Nous voyons à quel point le travail du journaliste commentant l'actualité est difficile. Hier le Canard Enchainé publiait entre guillemets des propos attribués au chef de l'Etat favorable à un "assouplissement" du permis à points identique ou proche de l'amendement Fouché adopté par le Sénat (récupération d'un point après six mois sans infraction et de tous les points après deux ans). Les termes qui lui étaient attribués étaient d'un cynisme inacceptable. Aujourd'hui nous avons tous entendu Nicolas Sarkozy affirmer devant plusieurs rangées de gendarmes  "Je n'accepterai jamais un message de laxisme concernant la lutte contre la violence routière". Il aurait également dit "On peut toujours faire des aménagements, mais l'objectif c'est de réduire le nombre de tués et de blessés sur les routes, c'est un objectif central".

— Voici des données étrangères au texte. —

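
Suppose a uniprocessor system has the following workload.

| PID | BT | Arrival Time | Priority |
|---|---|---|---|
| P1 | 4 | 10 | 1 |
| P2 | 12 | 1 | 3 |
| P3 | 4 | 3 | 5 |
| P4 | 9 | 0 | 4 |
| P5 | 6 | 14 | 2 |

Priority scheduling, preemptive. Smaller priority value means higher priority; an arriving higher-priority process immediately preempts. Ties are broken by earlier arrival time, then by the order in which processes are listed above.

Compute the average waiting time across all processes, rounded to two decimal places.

12.00

Gantt: | P4 0-1 | P2 1-10 | P1 10-14 | P5 14-20 | P2 20-23 | P4 23-31 | P3 31-35 |
Completion: P1=14  P2=23  P3=35  P4=31  P5=20
Turnaround (C−A): P1=4  P2=22  P3=32  P4=31  P5=6
Waiting times: P1=0, P2=10, P3=28, P4=22, P5=0
Average waiting = (0+10+28+22+0) / 5 = 60/5 = 12.00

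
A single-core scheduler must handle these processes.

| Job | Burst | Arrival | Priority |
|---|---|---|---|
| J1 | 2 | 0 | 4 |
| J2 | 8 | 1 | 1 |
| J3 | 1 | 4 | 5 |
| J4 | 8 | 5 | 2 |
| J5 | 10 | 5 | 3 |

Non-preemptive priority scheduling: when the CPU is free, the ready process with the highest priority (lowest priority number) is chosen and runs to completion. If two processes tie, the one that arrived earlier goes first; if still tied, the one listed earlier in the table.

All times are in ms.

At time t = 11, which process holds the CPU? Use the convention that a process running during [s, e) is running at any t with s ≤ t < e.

J4

Schedule: | J1 0-2 | J2 2-10 | J4 10-18 | J5 18-28 | J3 28-29 |
Completion: J1=2  J2=10  J3=29  J4=18  J5=28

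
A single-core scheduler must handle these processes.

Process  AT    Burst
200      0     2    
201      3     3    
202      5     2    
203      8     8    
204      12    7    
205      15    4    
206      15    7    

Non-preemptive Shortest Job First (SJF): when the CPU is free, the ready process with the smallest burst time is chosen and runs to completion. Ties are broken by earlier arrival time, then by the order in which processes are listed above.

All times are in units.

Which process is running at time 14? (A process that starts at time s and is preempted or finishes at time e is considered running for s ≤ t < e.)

203

Timeline: | 200 0-2 | idle 2-3 | 201 3-6 | 202 6-8 | 203 8-16 | 205 16-20 | 204 20-27 | 206 27-34 |
Completion: 200=2  201=6  202=8  203=16  204=27  205=20  206=34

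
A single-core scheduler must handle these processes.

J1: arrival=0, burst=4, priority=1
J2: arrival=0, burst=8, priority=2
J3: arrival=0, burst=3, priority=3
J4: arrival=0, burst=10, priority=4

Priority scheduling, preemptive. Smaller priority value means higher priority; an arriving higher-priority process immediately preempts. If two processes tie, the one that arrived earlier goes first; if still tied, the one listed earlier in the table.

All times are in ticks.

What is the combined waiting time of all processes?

31

Timeline: | J1 0-4 | J2 4-12 | J3 12-15 | J4 15-25 |
Completion: J1=4  J2=12  J3=15  J4=25
Turnaround (C−A): J1=4  J2=12  J3=15  J4=25
Waiting = turnaround − burst: J1=0, J2=4, J3=12, J4=15
Total waiting = 0 + 4 + 12 + 15 = 31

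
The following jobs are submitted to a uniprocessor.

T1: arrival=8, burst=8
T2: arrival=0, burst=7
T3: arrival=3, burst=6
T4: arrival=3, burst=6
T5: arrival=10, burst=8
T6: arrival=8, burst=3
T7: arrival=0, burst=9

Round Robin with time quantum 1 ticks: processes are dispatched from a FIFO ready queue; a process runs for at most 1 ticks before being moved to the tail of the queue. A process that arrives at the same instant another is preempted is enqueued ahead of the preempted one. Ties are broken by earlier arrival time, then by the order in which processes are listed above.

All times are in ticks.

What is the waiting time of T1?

Gantt: | T2 0-1 | T7 1-2 | T2 2-3 | T7 3-4 | T3 4-5 | T4 5-6 | T2 6-7 | T7 7-8 | T3 8-9 | T4 9-10 | T2 10-11 | T1 11-12 | T6 12-13 | T7 13-14 | T3 14-15 | T5 15-16 | T4 16-17 | T2 17-18 | T1 18-19 | T6 19-20 | T7 20-21 | T3 21-22 | T5 22-23 | T4 23-24 | T2 24-25 | T1 25-26 | T6 26-27 | T7 27-28 | T3 28-29 | T5 29-30 | T4 30-31 | T2 31-32 | T1 32-33 | T7 33-34 | T3 34-35 | T5 35-36 | T4 36-37 | T1 37-38 | T7 38-39 | T5 39-40 | T1 40-41 | T7 41-42 | T5 42-43 | T1 43-44 | T5 44-45 | T1 45-46 | T5 46-47 |
Completion: T1=46  T2=32  T3=35  T4=37  T5=47  T6=27  T7=42
Waiting(T1) = turnaround − burst = 38 − 8 = 30

30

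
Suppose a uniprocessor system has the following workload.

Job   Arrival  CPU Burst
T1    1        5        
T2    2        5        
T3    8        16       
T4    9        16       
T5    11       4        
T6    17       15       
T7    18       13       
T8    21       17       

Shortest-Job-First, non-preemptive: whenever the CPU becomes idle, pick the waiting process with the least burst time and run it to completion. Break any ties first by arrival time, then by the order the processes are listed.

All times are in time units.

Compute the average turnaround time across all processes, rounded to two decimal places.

30.75

Gantt: | idle 0-1 | T1 1-6 | T2 6-11 | T5 11-15 | T3 15-31 | T7 31-44 | T6 44-59 | T4 59-75 | T8 75-92 |
Completion: T1=6  T2=11  T3=31  T4=75  T5=15  T6=59  T7=44  T8=92
Turnaround (C−A): T1=5  T2=9  T3=23  T4=66  T5=4  T6=42  T7=26  T8=71
Turnaround times: T1=5, T2=9, T3=23, T4=66, T5=4, T6=42, T7=26, T8=71
Average turnaround = (5+9+23+66+4+42+26+71) / 8 = 246/8 = 30.75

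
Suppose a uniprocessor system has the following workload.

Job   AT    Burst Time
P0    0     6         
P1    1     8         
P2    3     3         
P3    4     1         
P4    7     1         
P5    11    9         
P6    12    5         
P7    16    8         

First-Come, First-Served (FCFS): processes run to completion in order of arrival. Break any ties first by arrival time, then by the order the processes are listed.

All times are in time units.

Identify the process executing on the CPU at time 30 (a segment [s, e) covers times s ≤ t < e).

Timeline: | P0 0-6 | P1 6-14 | P2 14-17 | P3 17-18 | P4 18-19 | P5 19-28 | P6 28-33 | P7 33-41 |
Completion: P0=6  P1=14  P2=17  P3=18  P4=19  P5=28  P6=33  P7=41

P6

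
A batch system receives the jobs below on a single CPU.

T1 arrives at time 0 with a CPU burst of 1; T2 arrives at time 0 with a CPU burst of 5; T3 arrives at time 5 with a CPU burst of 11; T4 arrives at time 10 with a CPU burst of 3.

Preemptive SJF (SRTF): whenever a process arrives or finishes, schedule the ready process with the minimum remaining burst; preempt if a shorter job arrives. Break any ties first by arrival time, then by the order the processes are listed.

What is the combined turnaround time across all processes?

25

Gantt: | T1 0-1 | T2 1-6 | T3 6-10 | T4 10-13 | T3 13-20 |
Completion: T1=1  T2=6  T3=20  T4=13
Turnaround (C−A): T1=1  T2=6  T3=15  T4=3
Turnaround = completion − arrival: T1=1, T2=6, T3=15, T4=3
Total turnaround = 1 + 6 + 15 + 3 = 25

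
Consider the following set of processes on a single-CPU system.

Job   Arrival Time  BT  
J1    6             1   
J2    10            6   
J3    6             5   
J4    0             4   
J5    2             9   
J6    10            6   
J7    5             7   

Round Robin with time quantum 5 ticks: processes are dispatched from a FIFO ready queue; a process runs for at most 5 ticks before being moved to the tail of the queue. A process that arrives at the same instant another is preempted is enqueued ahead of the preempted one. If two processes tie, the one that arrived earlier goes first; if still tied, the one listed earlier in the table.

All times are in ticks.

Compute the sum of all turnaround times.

Schedule: | J4 0-4 | J5 4-9 | J7 9-14 | J1 14-15 | J3 15-20 | J5 20-24 | J2 24-29 | J6 29-34 | J7 34-36 | J2 36-37 | J6 37-38 |
Completion: J1=15  J2=37  J3=20  J4=4  J5=24  J6=38  J7=36
Turnaround = completion − arrival: J1=9, J2=27, J3=14, J4=4, J5=22, J6=28, J7=31
Total turnaround = 9 + 27 + 14 + 4 + 22 + 28 + 31 = 135

135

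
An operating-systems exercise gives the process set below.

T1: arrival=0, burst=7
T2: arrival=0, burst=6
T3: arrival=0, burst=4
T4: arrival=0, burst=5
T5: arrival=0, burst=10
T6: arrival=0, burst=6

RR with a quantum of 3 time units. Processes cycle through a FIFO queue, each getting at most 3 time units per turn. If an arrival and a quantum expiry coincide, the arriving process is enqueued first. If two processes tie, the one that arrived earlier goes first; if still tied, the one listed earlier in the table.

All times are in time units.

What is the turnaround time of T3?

25

Gantt: | T1 0-3 | T2 3-6 | T3 6-9 | T4 9-12 | T5 12-15 | T6 15-18 | T1 18-21 | T2 21-24 | T3 24-25 | T4 25-27 | T5 27-30 | T6 30-33 | T1 33-34 | T5 34-38 |
Completion: T1=34  T2=24  T3=25  T4=27  T5=38  T6=33
Turnaround (C−A): T1=34  T2=24  T3=25  T4=27  T5=38  T6=33
Turnaround(T3) = completion − arrival = 25 − 0 = 25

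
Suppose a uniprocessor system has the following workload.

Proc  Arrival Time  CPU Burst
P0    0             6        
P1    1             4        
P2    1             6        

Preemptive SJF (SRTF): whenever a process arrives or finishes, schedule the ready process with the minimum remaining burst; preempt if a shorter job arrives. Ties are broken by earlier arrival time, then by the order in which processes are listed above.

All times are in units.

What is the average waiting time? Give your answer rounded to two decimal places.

Schedule: | P0 0-1 | P1 1-5 | P0 5-10 | P2 10-16 |
Completion: P0=10  P1=5  P2=16
Waiting times: P0=4, P1=0, P2=9
Average waiting = (4+0+9) / 3 = 13/3 = 4.33

4.33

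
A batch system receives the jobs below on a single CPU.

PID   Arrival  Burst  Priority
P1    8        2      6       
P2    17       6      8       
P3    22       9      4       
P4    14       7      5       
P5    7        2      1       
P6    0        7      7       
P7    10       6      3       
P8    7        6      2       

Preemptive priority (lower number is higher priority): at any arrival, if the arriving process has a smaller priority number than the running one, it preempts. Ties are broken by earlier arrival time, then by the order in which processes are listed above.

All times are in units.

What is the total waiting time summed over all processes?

Timeline: | P6 0-7 | P5 7-9 | P8 9-15 | P7 15-21 | P4 21-22 | P3 22-31 | P4 31-37 | P1 37-39 | P2 39-45 |
Completion: P1=39  P2=45  P3=31  P4=37  P5=9  P6=7  P7=21  P8=15
Turnaround (C−A): P1=31  P2=28  P3=9  P4=23  P5=2  P6=7  P7=11  P8=8
Waiting = turnaround − burst: P1=29, P2=22, P3=0, P4=16, P5=0, P6=0, P7=5, P8=2
Total waiting = 29 + 22 + 0 + 16 + 0 + 0 + 5 + 2 = 74

74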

Le secrétaire d'Etat ayant en charge les transports, Dominique Bussereau a de son côté déclaré à RMC "Je ne suis pas favorable à un assouplissement, je pense que c'est un mauvais signal (...) On est sur une bonne tendance qui peut nous permettre d'arriver à l'objectif fixé par Nicolas Sarkozy, qui est de 3.000 morts (...) Si on baisse notre dispositif de sévérité ça peut entraîner des conséquences négatives".

Peut-on considérer que le "mauvais signal" du secrétaire d'Etat et le "message de laxisme" du président ont le même sens ? Pour un esprit simple oui. Mais que penser alors de la compatibilité entre le "on peut toujours faire des aménagements" de Nicolas Sarkozy et du "je ne suis pas favorable à un assouplissement" de Dominique Bussereau. Là le doute s'installe à nouveau, pourquoi envisager des aménagements si l'on ne veut pas donner un message laxiste ? Le dispositif est maintenant stabilisé, le nombre de permis annulés n'augmente plus. Les seuls aménagements souhaités par ceux qui n'imaginent pas quils puissent être dangereux quand ils téléphonent en conduisant ou quand ils font de "petits excès de vitesse" sont des aménagements qui affaiblissent le dispositif. Il faut leur expliquer que le succès de 2002 a été provoqué par une modification de comportement de tous les conducteurs et ne pas refaire l'erreur du gouvernement et du parlement en 1999 en ciblant les "grands délits". Beaucoup de petits délits avec un faible excédent de risque peuvent provoquer plus d'accidents que peu de grands délits avec pour chacun d'entre eux un fort excédent de risque. Il n'est pas nécessaire d'avoir fait math-spé pour comprendre cela, c'est la différence entre le joueur qui prend un billet de loterie à quelques euros avec de très faibles chances de gagner, mais il peut et il espère gagner gros et le joueur de poker qui joue gros avec une chance beaucoup plus élevée de gagner. La vie et la mort des humains sont gouvernées par des probabilités. Le raisonnement est identique, qu'il s'agisse de gains ou de pertes, de rester intact ou d'être handicapé. Les politiques qui n'ont pas compris cela doivent aller prendre des cours avec les spécialistes de la Française des jeux.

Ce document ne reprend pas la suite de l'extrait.